The minister said that the ratings agencies have rated Nigerians banks as strong, explaining that this was one key indices of the strength of any country’s economy.
“Our banks are among the top 30 in the world. Those who are saying Nigeria is broke are either mischievous, or they are trying to score some political points out of nothing. We are here to prove that. As a government, we are working. The economy is working. We are not there yet. But, we are getting there,” he said.
The devaluation of the Naira, which most people based their views about the parlous state of the economy, the minister explained, involved both local and international factors, particularly the price of crude oil.

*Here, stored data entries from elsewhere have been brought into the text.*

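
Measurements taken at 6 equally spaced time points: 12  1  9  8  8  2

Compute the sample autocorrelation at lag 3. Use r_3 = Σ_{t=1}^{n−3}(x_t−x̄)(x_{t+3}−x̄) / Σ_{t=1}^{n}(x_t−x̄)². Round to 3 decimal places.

-0.124

Mean x̄ = (12 + 1 + 9 + 8 + 8 + 2)/6 = 6.6667
Deviations from mean: 5.3333, -5.6667, 2.3333, 1.3333, 1.3333, -4.6667
Numerator Σ_{t=1}^{3}(x_t−x̄)(x_{t+3}−x̄) = -11.3333
Denominator Σ(x_t−x̄)² = 91.3333
r_3 = -11.3333 / 91.3333 = -0.124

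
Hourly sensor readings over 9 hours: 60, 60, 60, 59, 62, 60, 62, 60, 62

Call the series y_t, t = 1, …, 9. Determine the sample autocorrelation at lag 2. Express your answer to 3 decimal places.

Mean ȳ = (60 + 60 + 60 + 59 + 62 + 60 + 62 + 60 + 62)/9 = 60.5556
Σ(y_t−ȳ)(y_{t+2}−ȳ) = (0.3086) + (0.8642) + (-0.8025) + (0.8642) + (2.0864) + (0.3086) + (2.0864) = 5.7160
Denominator Σ(y_t−ȳ)² = 10.2222
r_2 = 5.7160 / 10.2222 = 0.559

0.559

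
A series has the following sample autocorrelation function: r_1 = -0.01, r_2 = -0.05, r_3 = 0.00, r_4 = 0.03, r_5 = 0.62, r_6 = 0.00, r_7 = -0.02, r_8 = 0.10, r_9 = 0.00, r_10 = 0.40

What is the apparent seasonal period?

5

The largest autocorrelation is r_5 = 0.62, with a weaker echo at lag 10 (0.40); the remaining lags stay at or below 0.10.
The dominant spike at lag 5 indicates a seasonal period of 5.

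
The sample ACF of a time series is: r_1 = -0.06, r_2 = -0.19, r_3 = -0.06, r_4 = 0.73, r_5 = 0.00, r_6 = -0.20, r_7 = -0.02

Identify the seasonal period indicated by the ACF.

The largest autocorrelation is r_4 = 0.73; the remaining lags stay at or below 0.00.
The dominant spike at lag 4 indicates a seasonal period of 4.

4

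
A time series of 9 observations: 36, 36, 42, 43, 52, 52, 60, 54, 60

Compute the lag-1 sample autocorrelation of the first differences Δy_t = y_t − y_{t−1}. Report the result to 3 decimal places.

First differences Δy: 0, 6, 1, 9, 0, 8, -6, 6
Mean of differences = 3.0000
Numerator Σ(Δy_t−Δȳ)(Δy_{t+1}−Δȳ) = -132.0000
Denominator Σ(Δy_t−Δȳ)² = 182.0000
r_1(Δy) = -132.0000 / 182.0000 = -0.725

-0.725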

“With oil sold in U.S. dollars, the amount of money that comes to the country at this time has been dwindling as a result of the value of the Naira,” he said.
According to the minister, what government was doing through the Central Bank of Nigeria at the moment was to take steps to reduce the pressure on the Naira, as a result of the speculative activities of the private sector for foreign exchange for their businesses.
He said government was committed to the diversification of the country’s economic base to refocus the economy away from complete reliance on imports, to shield the country from the shocks from unpredictable movements in oil prices.